Department of Cellular and Molecular Medicine, University of California, San Diego, La Jolla, CA 92093, USA; HUMANOID™ Center of Research Excellence (CoRE), University of California, San Diego, La Jolla, CA 92093, USA.
Department of Computer Science and Engineering, Jacobs School of Engineering, University of California, San Diego, La Jolla, CA 92093, USA.
Cell Rep Med. 2024 Oct 15;5(10):101748. doi: 10.1016/j.xcrm.2024.101748. Epub 2024 Sep 26.
Crohn's disease (CD) is a complex and heterogeneous condition with no perfect preclinical model or cure. To address this, we explore adult stem cell-derived organoids that retain their tissue identity and disease-driving traits. We prospectively create a biobank of CD patient-derived organoid cultures (PDOs) from colonic biopsies of 53 subjects across all clinical subtypes and healthy subjects. Gene expression analyses enabled benchmarking of PDOs as tools for modeling the colonic epithelium in active disease and identified two major molecular subtypes: immune-deficient infectious CD (IDICD) and stress and senescence-induced fibrostenotic CD (S2FCD). Each subtype shows internal consistency in the transcriptome, genome, and phenome. The spectrum of morphometric, phenotypic, and functional changes within the "living biobank" reveals distinct differences between the molecular subtypes.
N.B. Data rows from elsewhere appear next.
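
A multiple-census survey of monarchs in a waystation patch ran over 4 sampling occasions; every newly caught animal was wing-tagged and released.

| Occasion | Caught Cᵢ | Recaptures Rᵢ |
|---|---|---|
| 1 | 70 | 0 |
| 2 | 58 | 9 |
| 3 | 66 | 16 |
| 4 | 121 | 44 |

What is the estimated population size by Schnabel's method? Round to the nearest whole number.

N ≈ 469

Marked at large before each occasion: Mᵢ = Σⱼ<ᵢ (Cⱼ − Rⱼ) → M1=0, M2=70, M3=119, M4=169
Σ MᵢCᵢ = 0·70 + 70·58 + 119·66 + 169·121 = 0 + 4060 + 7854 + 20449 = 32363
Σ Rᵢ = 0 + 9 + 16 + 44 = 69
N̂ = 32363 / 69 ≈ 469.0 → 469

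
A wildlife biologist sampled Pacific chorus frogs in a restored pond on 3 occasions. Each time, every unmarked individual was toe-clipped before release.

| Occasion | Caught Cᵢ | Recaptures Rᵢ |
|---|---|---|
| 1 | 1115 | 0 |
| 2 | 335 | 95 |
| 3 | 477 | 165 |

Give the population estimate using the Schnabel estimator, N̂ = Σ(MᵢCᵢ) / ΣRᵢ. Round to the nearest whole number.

Marked at large before each occasion: Mᵢ = Σⱼ<ᵢ (Cⱼ − Rⱼ) → M1=0, M2=1115, M3=1355
Σ MᵢCᵢ = 0·1115 + 1115·335 + 1355·477 = 0 + 373525 + 646335 = 1019860
Σ Rᵢ = 0 + 95 + 165 = 260
N̂ = 1019860 / 260 ≈ 3922.5 → 3923

N ≈ 3923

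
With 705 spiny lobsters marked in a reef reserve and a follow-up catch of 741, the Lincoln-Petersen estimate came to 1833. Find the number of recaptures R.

R = 285

From N = M·C/R: R = M·C / N = 705·741 / 1833 = 522405 / 1833 = 285.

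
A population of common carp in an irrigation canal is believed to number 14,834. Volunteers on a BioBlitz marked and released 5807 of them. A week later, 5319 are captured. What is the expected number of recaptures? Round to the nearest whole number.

expected recaptures ≈ 2082

The marked fraction of the population is 5807/14834, so in a sample of 5319 expect C·(M/N) marked.
E[R] = 5807 × 5319 / 14834 = 30887433 / 14834 ≈ 2082.2 → 2082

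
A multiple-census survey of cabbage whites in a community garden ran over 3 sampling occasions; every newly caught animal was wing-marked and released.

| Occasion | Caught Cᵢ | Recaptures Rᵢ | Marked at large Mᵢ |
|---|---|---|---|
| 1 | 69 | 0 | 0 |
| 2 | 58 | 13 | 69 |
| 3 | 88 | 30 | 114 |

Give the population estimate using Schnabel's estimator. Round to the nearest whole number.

Σ MᵢCᵢ = 0·69 + 69·58 + 114·88 = 0 + 4002 + 10032 = 14034
Σ Rᵢ = 0 + 13 + 30 = 43
N̂ = 14034 / 43 ≈ 326.4 → 326

N ≈ 326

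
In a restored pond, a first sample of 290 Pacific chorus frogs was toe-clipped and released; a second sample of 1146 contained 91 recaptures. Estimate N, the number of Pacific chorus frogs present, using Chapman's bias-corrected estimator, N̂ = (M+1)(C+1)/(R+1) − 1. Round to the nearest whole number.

N̂ = (290+1)(1146+1)/(91+1) − 1 = 291·1147/92 − 1
= 333777/92 − 1 ≈ 3628.0 − 1 ≈ 3627.0 → 3627

N ≈ 3627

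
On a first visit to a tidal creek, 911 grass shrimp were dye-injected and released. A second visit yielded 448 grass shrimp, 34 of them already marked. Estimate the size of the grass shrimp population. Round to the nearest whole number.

The marked fraction in the recapture sample should equal the marked fraction in the population: 34/448 = 911/N.
N = (911 × 448) / 34 = 408128 / 34 ≈ 12003.8 → 12004

N ≈ 12,004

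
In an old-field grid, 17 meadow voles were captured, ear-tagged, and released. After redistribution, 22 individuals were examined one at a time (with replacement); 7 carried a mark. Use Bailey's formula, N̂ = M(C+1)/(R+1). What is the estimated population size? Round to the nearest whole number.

N̂ = 17·(22+1)/(7+1) = 17·23/8 = 391/8 ≈ 48.9 → 49

N ≈ 49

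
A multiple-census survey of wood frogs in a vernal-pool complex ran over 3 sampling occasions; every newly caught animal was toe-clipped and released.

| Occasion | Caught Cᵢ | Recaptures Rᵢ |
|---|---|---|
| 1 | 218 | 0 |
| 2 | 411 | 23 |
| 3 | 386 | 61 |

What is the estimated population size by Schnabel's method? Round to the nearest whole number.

N ≈ 3851

Marked at large before each occasion: Mᵢ = Σⱼ<ᵢ (Cⱼ − Rⱼ) → M1=0, M2=218, M3=606
Σ MᵢCᵢ = 0·218 + 218·411 + 606·386 = 0 + 89598 + 233916 = 323514
Σ Rᵢ = 0 + 23 + 61 = 84
N̂ = 323514 / 84 ≈ 3851.4 → 3851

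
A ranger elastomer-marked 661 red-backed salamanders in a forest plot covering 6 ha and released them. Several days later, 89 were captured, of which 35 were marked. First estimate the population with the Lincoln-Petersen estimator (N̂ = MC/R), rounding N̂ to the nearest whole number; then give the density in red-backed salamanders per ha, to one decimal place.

N̂ = 661·89/35 = 58829/35 ≈ 1680.8 → 1681
Density = N̂ / area = 1681 / 6 ≈ 280.17 → 280.2 per ha

density ≈ 280.2 red-backed salamanders per ha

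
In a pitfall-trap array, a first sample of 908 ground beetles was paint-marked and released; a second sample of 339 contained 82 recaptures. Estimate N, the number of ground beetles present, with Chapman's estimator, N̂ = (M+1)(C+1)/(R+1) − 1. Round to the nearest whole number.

N ≈ 3723

N̂ = (908+1)(339+1)/(82+1) − 1 = 909·340/83 − 1
= 309060/83 − 1 ≈ 3723.6 − 1 ≈ 3722.6 → 3723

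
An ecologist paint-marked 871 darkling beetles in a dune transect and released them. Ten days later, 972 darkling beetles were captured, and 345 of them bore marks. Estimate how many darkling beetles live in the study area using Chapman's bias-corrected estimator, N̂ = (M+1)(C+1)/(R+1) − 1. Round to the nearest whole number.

N̂ = (871+1)(972+1)/(345+1) − 1 = 872·973/346 − 1
= 848456/346 − 1 ≈ 2452.2 − 1 ≈ 2451.2 → 2451

N ≈ 2451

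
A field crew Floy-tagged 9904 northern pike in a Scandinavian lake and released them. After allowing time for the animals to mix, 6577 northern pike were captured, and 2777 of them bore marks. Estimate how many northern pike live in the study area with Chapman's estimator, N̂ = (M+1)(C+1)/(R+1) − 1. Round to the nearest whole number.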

Drug screens reverse subtype-specific phenotypes, suggesting phenotyped-genotyped CD PDOs can bridge basic biology and patient trials by enabling preclinical phase "0" human trials for personalized therapeutics.
克罗恩病(CD)是一种复杂且异质的疾病,目前尚无完美的临床前模型或治愈方法。为了解决这一问题,我们探索了源自成人干细胞的类器官,这些类器官保留了其组织特征和疾病驱动特征。我们前瞻性地从 53 名不同临床亚型的 CD 患者和健康受试者的结肠活检中创建了一个 CD 患者衍生的类器官培养物(PDO)生物库。基因表达分析使 PDO 成为在活动性疾病中模拟结肠上皮的工具,并确定了两种主要的分子亚型:免疫缺陷性感染性 CD(IDICD)和应激与衰老诱导的纤维狭窄性 CD(S2FCD)。每个亚型在转录组、基因组和表型上都具有内在一致性。“活体生物库”内形态计量、表型和功能变化的范围揭示了分子亚型之间的明显差异。药物筛选可逆转特定亚型的表型,这表明表型-基因型 CD PDO 可以通过为个性化治疗提供临床前阶段“0”期人体试验,在基础生物学和患者试验之间架起桥梁。